Wednesday, May 5, 2010

Restoring the Oracle

William J. Broad's The Oracle: The Lost Secrets & Hidden Messages of Ancient Delphi is a fine mystery book that chronicles how easy it is to lose the thread-of-reality connecting ancient historical evidence (of narratives and description) with physical evidence when archeological and geological losses and alterations occur in the landscape over the centuries.

He describes how French excavations of the late 19th century, which failed to find an underground cavern to support an entheogenic origin of the Oracle of Delphi's visions and prophecies - instead relegating her to a charlatan despite hundreds of years of centrality to Greek culture - became the standard line which paralyzed the evolution of all other studies of the Oracle of Delphi.
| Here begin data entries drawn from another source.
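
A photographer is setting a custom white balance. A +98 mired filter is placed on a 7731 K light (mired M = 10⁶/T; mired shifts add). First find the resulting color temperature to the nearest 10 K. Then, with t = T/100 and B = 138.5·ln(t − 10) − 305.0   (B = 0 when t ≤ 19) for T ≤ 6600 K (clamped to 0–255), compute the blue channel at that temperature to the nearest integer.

M_in = 10⁶/7731 = 129.35; M_out = 129.35 + (+98) = 227.35.
T_out = 10⁶/227.35 = 4398.5 K → 4400 K; t = 44.
B = 138.5·ln(44 − 10) − 305.0 = 138.5·ln 34 − 305.0 = 138.5·3.5264 − 305.0 = 183.401.
Rounded: 183.

183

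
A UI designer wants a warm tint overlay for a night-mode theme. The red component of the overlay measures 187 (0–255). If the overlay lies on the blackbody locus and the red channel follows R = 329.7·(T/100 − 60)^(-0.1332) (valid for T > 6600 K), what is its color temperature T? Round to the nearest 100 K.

(t − 60)^(-0.1332) = 187/329.7 = 0.56718.
t − 60 = 0.56718^(1/-0.1332) = 0.56718^(-7.508) = 70.620, so t = 130.620.
T = 100·t = 13062 K → 13100 K to the nearest 100 K.

13100 K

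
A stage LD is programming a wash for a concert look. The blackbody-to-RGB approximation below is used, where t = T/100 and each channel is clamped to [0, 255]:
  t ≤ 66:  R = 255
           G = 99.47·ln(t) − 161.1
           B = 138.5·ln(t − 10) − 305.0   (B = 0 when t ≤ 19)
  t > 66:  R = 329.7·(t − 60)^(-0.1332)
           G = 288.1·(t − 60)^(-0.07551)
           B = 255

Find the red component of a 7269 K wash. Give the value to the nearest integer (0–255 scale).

235

t = 7269/100 = 72.69; the t > 66 branch applies.
R = 329.7·(72.69 − 60)^(-0.1332) = 329.7·12.69^(-0.1332) = 329.7·0.71288 = 235.038.
Rounded: 235.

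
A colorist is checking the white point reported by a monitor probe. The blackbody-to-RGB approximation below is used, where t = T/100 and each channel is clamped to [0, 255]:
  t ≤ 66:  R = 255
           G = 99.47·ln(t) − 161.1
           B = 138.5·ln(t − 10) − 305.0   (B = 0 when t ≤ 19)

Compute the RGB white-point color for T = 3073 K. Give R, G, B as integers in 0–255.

t = 3073/100 = 30.73; the t ≤ 66 branch applies.
R = 255 by definition for t ≤ 66.
G = 99.47·ln 30.73 − 161.1 = 99.47·3.4252 − 161.1 = 179.609.
B = 138.5·ln(30.73 − 10) − 305.0 = 138.5·ln 20.73 − 305.0 = 138.5·3.0316 − 305.0 = 114.874.
Rounded: (255, 180, 115).

R=255, G=180, B=115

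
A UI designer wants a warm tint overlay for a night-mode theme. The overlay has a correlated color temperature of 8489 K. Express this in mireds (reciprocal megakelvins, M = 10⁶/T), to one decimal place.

M = 10⁶ / 8489 = 117.800 → 117.8 mireds.

117.8 mireds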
For a hundred years in archeology it was simply taken as fact that the Pythia had no consciousness-altering underground cavern, no vapors with a distinctive aroma which had been repeatedly described in the historical record.

Then Mr. Broad goes on to describe the remarkable geologist and archeologist who worked together to find and mentally reconstruct the underground area of the omphalos, the fissures in the rocks and the traces of ethylene which made it clear that the pythia/priestess indeed had a bit of euphoric help in accessing her visions.

Ethylene, however, is a relatively light drug. Laughing gas: I had lots of it as a child in the 70s as I had my teeth moved around, and I remember floating about and mentally making patterns in the pierced ceiling tiles at the orthodontist's office, or staring into his freakish sunglassed eyes. I can imagine it kicking off the relaxation required to enter an altered state, but not sustaining entire prophesies over the course of hundreds of years. Having experienced states of oracular shamanism myself without any drugs, I believe the gases from the omphalos functioned as an atmosphere-shifter, rather than the source of her visions.

Humphry Davy describes a nitrous oxide trip in 1798:
"I felt a sense of tangible extension highly pleasurable in every limb; my visible impressions were dazzling, and apparently magnified, I heard distinctly every sound in the room, and was perfectly aware of my situation. By degrees the pleasurable sensations increased, I lost all connection with external things; trains of vivid visible images rapidly passed through my mind, and were connected with words as to produce perceptions perfectly novel. I existed in a world of newly connected and newly modified ideas."

This is likewise the description of a kind of deep shamanic trance state, without drugs. I would only add that containing another spirit can be physically intense rather than exactly pleasurable: I felt my heart beating faster, and my entire sense of self filled with another being whose access to ecstasy was nearer than my own. I felt I was only just containing this presence.

I especially liked Mr. Broad's Epilogue where he reveals a personal message that the spirit of the pythia reveals to him. I admire that he is willing to go there. It is, in fact, his own oracular reading...however it came through to him.

"Be sensitive to the lessons of liberality, she seemed to be saying. Cherish your science but understand it as a finite guide to the immensities of time and space. It's not a religion, not a worldview. Will it save you? Can it explain my insights and actions? With Delphi, do not let knowledge of the vapors blind you to other truths, other vistas. Look far. Dance with the world rather than trying to explain it away. Consider the boat, not just the planks. Seize knowledge. But know, too, that your intellect is a small window and that its views can be surprisingly incomplete. Feel deeply. Revere truth in all its forms.
Yes, she seemed to be saying. (because she was.--ed.) You have discovered one of my secrets. I have others."